Star Bar's 'Crimes' is community theater at its best
The GazetteDecember 1, 2000 

by WARREN EPSTEIN 

EDITOR'S NOTE: Theater critic Mark Arnest is on vacation, so film and TV critic Warren Epstein filled in for him.

With "Crimes of the Heart," the Star Bar Players demonstrate what community theater can be - not a vanity exercise for the company, but a vibrant, relevant and tremendously entertaining experience for the community.

The 30-year-old company gives this Pulitzer Prize-winning Southern family drama a professional, heart-felt treatment that had an opening-night audience alternately crying, laughing and cheering.

If you've seen the terrific 1986 film with Diane Keaton, Sissy Spacek and Jessica Lange, you know the story. Three grown sisters - Lenny, Meg and Babe Magrath - unite at their childhood home in Hazelhurst, Miss., after Babe is arrested for shooting her abusive husband.

As the three share their insanities, jealousies and sexual exploits, we learn more about their individual weaknesses and the strength of the ties that hold them together.

This isn't an easy play to stage. It requires a confident director who knows how to move from a torrid hurricane of emotion one moment to a languid, pass-the-lemonade respite the next.

Ricky Vila-Roger, a veteran of Upstart Performing Ensemble, proves up to the task. His timing is right on. He has lines overlap when he wants speed and lets tense encounters stretch wordlessly, testing the audience's patience, when he wants to put on the brakes.

It helps, of course, that he has such a strong cast at his disposal.

Ellen Ottley, making her Colorado Springs debut, plays Lenny, the resentful oldest daughter who stayed behind to care for their ailing grandpa.

Ottley not only shows the greatest acting range, making both her quiet desperation and full-blown rage entirely believable, she also proves the most comfortable on stage. When she walks on, dropping her keys from her teeth onto the kitchen table, we get the sense that she's lived there all her life.

Kitty King, as Babe, the childlike youngest sister who's up on manslaughter charges, smartly underplays her performance. Her matter- of-fact style makes it all the more hilarious when she makes such darkly outrageous comments as this one about her mother's suicide: "I bet if she hadn't hung that cat with her, she wouldn't have had national coverage."

King also downplays the Southern accent, setting what should be a well-followed example among community-theater performers.

(A tortured accent is the surest sign of an amateur production.)

KatRyn Armstrong as Meg, the chain-smoking seductress and wannabe singer, has some trouble with her drawl in the first act, but finds it - along with the tremendous depth within her seemingly shallow character - in the second.

Palmer High School art-teacher Andrew Porter makes an impressive acting debut as Babe's lawyer, a Southern gentleman who bear a striking resemblance (in looks, voice and attitude) to a young Pat Boone.
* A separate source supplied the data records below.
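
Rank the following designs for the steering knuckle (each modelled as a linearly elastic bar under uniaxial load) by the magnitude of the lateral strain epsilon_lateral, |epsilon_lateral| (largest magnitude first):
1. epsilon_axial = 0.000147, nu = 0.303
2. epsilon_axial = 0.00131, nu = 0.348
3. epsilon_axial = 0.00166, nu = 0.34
Model: a linearly elastic bar under uniaxial load, so epsilon_lateral = -nu·epsilon_axial (SI units).
  Case 1: epsilon_lateral = -(0.303 × 0.000147) = -4.454 × 10⁻⁵
  Case 2: epsilon_lateral = -(0.348 × 0.00131) = -0.0004559
  Case 3: epsilon_lateral = -(0.34 × 0.00166) = -0.0005644
Ordering by |epsilon_lateral|: 0.0005644 (case 3) > 0.0004559 (case 2) > 4.454 × 10⁻⁵ (case 1)
Final answer: 3, 2, 1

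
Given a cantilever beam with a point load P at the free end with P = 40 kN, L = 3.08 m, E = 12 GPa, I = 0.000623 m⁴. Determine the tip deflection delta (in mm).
Model: a cantilever beam with a point load P at the free end, so delta = (P·L^3) / (3·E·I).
Convert to SI units:
  P = 40 kN = 40000 N
  E = 12 GPa = 1.2 × 10¹⁰ Pa
Substitute:
  delta = (40000 × 3.08^3) / (3 × (1.2 × 10¹⁰) × 0.000623)
  delta = 0.05211 m
Convert: delta = 0.05211 m = 52.11 mm
Final answer: delta = 52.11 mm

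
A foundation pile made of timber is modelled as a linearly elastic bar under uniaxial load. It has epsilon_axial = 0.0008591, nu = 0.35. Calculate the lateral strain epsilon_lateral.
Model: a linearly elastic bar under uniaxial load, so epsilon_lateral = -nu·epsilon_axial.
Substitute:
  epsilon_lateral = -(0.35 × 0.0008591)
  epsilon_lateral = -0.0003007
Final answer: epsilon_lateral = -0.0003007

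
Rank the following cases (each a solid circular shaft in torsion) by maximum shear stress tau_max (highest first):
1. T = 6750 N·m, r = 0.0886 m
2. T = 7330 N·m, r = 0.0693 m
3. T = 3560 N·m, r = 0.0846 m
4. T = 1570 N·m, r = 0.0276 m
Model: a solid circular shaft in torsion, so tau_max = (2·T) / (π·r^3) (SI units).
  Case 1: tau_max = (2 × 6750) / (π × 0.0886^3) = 6.178 × 10⁶ Pa = 6.178 MPa
  Case 2: tau_max = (2 × 7330) / (π × 0.0693^3) = 1.402 × 10⁷ Pa = 14.02 MPa
  Case 3: tau_max = (2 × 3560) / (π × 0.0846^3) = 3.743 × 10⁶ Pa = 3.743 MPa
  Case 4: tau_max = (2 × 1570) / (π × 0.0276^3) = 4.754 × 10⁷ Pa = 47.54 MPa
Ordering: 47.54 MPa (case 4) > 14.02 MPa (case 2) > 6.178 MPa (case 1) > 3.743 MPa (case 3)
Final answer: 4, 2, 1, 3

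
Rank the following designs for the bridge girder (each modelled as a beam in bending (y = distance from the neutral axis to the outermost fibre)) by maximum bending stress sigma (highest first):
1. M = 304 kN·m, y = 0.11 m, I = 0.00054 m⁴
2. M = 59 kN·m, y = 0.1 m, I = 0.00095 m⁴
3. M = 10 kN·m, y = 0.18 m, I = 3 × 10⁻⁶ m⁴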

Krysia Kubiak gets lots of laughs as the obnoxious town gossip, and while her comic instincts are strong, she needs to tone down the yelling.

The functional country-kitsch kitchen set by Vila-Roger and Mary Miller is noteworthy for its working faucet. It's not often you see so much effort put in merely so a character can get water at the sink instead of from a pitcher.

But it's typical of Vila-Roger's attention to detail.

If Star Bar keeps up this kind of quality, it may last another 30 years.